Down the hill from Chen was a large grassy meadow, with families sprawling around a giant swing structure anchored in the center of the field. At noon, a group of pre-teen and teenage girls from Trapeze Arts Inc.—a circus arts school in West Oakland—performed for Earth Day visitors, gracefully knotting themselves in and out of the heavy-duty ribbons draping down from the structure’s top bar. After half an hour of contortionist-esque dancing up and down the ribbons, the four oldest girls performed their final act to a song from The Lion King, a nod to the theme of the day.
Guests came for all sorts of reasons, but ultimately the zoo is a haven for families.
“My favorite part is that we have the opportunity to bring the children and not only enjoy, but participate in celebrating our Earth,” said Ana Anguas-Wong, who was there with her two daughters, Maya and Anya. “We have done so much to it—and it’s too little that we are doing to protect and conserve the animals and actually make it a real habitat for us.”
Rebecca Calderon, a student from Napa Valley College, was there to spend time with family and to observe giraffes as part of a school project. “We’re all here for one cause, and it’s the Earth,” she said. “Sometimes we don’t pay attention to it as much as we should. And I feel like Earth Day is one day where we can be more aware of it and know what’s going on in our Earth and how to keep it safe, keep it clean.”
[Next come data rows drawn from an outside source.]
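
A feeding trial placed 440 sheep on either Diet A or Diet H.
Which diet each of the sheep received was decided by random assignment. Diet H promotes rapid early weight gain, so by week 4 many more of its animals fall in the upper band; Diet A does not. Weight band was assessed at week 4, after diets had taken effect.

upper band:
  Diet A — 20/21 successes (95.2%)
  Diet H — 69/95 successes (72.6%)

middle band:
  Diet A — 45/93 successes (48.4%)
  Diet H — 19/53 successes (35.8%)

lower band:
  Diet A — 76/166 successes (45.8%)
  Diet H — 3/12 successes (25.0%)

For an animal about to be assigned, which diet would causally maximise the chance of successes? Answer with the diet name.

The distribution of week-4 weight band is itself part of what the diet does — it is an intermediate outcome. Holding it fixed would remove that part of the effect; the total effect is the pooled difference.
Pooled: Diet A 50.4% vs Diet H 56.9%; Diet H is higher overall.

Diet H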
When visitors come to the zoo, they expect to see large, imposing and imported animals like the tigers, giraffes and lions. But, Gotliffe said, they also get excited to see lizards and birds and squirrels, too. She hopes people can learn to appreciate the local wildlife that can be encountered in their own backyards. “We are hoping they can make a transfer of information,” she said, “to their own habitats where they live.”